Students immediately evacuated the building when the fire set off sprinklers in a sixth-floor room about 1:30 p.m. The fire department arrived shortly thereafter. There were no injuries.
The cause of the fire is still under investigation, but Athens Fire Chief Bob Troxel said it appears to have started in an area where a heat lamp was pointed at a terrarium in the room. He said the fire suppression system worked well and helped extinguish the fire quickly.
"Had there not been a sprinkler, the fire would have been much, much worse," he said.
David Hopka, assistant vice president, safety and risk management, said the quick action of fire department and university personnel limited water damage.
"The sprinklers were only on as long as they needed to be," Hopka said.
Judith Piercy, assistant vice president and director of residence life, said water from the sprinkler that went off in the student room caused damage to some other rooms on the sixth floor and below. The university is still assessing the extent of the damage.
Piercy praised custodial and Residence Life staff, who worked well into the night to clean the building. She also commended the many students who worked side by side to help one another and the staff.
"The students were amazing. They kept their spirit through all of this," she said. "I think it was an example of everyone coming together to make the best of a crisis."
Students who lived in the room with the fire and in a room sharing an adjacent bathroom were relocated to other rooms in Bromley. They will be able to move back once the rooms are cleaned and the sprinklers and smoke detectors are restored.
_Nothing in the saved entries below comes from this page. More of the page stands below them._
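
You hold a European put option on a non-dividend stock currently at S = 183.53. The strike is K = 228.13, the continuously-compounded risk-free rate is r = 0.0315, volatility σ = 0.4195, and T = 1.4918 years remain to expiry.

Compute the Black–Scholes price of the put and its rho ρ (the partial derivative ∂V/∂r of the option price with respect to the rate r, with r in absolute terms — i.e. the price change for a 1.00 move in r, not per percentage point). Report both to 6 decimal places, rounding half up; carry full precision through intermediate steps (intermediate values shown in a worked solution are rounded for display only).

price = 59.794112
ρ = -234.461736

σ√T = 0.4195·√1.4918 = 0.512374
d₁ = (ln(S/K) + (r+σ²/2)T) / (σ√T) = (ln(183.53/228.13) + (0.0315+0.4195²/2)·1.4918) / 0.512374 = (-0.217538 + 0.178255) / 0.512374 = -0.076667
d₂ = d₁ − σ√T = -0.076667 − 0.512374 = -0.589041
e^{−rT} = e^{−0.0315·1.4918} = 0.954095
N(−d₁) = 0.530556,  N(−d₂) = 0.722083
Put price V = K·e^{−rT}·N(−d₂) − S·N(−d₁) = 157.167003 − 97.372892 = 59.794112
ρ = −K·T·e^{−rT}·N(−d₂) = -234.461736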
The university will provide all students who were displaced with alternate accommodations as long as necessary.
Staff recommended to all students involved that they track any damages.
"Many students may be covered by their home policies and should check to see if that's the case," Hopka said.
The university housing contract recommends students contact their insurance companies to acquire personal property coverage because university insurance policies cannot cover individuals' possessions.